Ces nouvelles données ont mis en lumière quelque chose d’assez surprenant. Jusqu’à présent, la variabilité de la mousson à ces échelles de temps était principalement expliquée par les variations de l’ensoleillement dans l’hémisphère nord, en lien direct avec les fluctuations de l’inclinaison de l’axe de la Terre. Quand l’ensoleillement augmente, les continents se réchauffent plus en été donc l’intensité du flux de mousson augmente – et inversement. Or, les résultats indiquent que seulement ~ 30 % de la variabilité des précipitations dans l’est de l’océan Indien peut être expliquée par ce processus. Selon l’étude, la majeure partie des variations seraient en fait forcées par le réchauffement océanique de l’hémisphère sud, qui aurait modulé le transport d’humidité d’un hémisphère à l’autre – on parle de transport trans-équatorial.

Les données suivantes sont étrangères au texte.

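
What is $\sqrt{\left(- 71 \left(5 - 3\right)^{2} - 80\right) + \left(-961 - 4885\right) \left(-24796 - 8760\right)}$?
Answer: $46 \sqrt{92707} \approx 14006.0$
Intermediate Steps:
$\sqrt{\left(- 71 \left(5 - 3\right)^{2} - 80\right) + \left(-961 - 4885\right) \left(-24796 - 8760\right)} = \sqrt{\left(- 71 \cdot 2^{2} - 80\right) + \left(-961 - 4885\right) \left(-24796 - 8760\right)} = \sqrt{\left(\left(-71\right) 4 - 80\right) + \left(-961 - 4885\right) \left(-33556\right)} = \sqrt{\left(-284 - 80\right) - -196168376} = \sqrt{-364 + 196168376} = \sqrt{196168012} = 46 \sqrt{92707}$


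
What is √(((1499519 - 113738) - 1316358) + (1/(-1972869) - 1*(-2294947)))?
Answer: √9202629501976360701/1972869 ≈ 1537.7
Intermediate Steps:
√(((1499519 - 113738) - 1316358) + (1/(-1972869) - 1*(-2294947))) = √((1385781 - 1316358) + (-1/1972869 + 2294947)) = √(69423 + 4527629792942/1972869) = √(4664592277529/1972869) = √9202629501976360701/1972869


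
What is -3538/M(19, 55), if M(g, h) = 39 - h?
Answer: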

Les données mettent par conséquent en avant le rôle modulateur joué par les processus internes au système climatique dans la réponse de la mousson d’Asie du Sud aux forçages externes – dans le cas présent, aux variations des paramètres orbitaux de la planète. À l’évidence, cette dernière est particulièrement sensible à un réchauffement de l’hémisphère sud. Une information qu’il va désormais falloir prendre en considération, car elle peut intervenir dans le cadre du réchauffement climatique. « Ce processus n’avait pas été envisagé jusqu’à présent », a indiqué D. Gebregiorgis, auteur principal de l’étude. « L’analyse des nouvelles archives climatiques montre que nous n’avons pas encore bien compris la mousson. Tant que ce n’est pas le cas, il sera difficile d’évaluer les réactions de cet important système à une atmosphère qui se réchauffe globalement », conclut M. Frank, co-auteur de l’étude.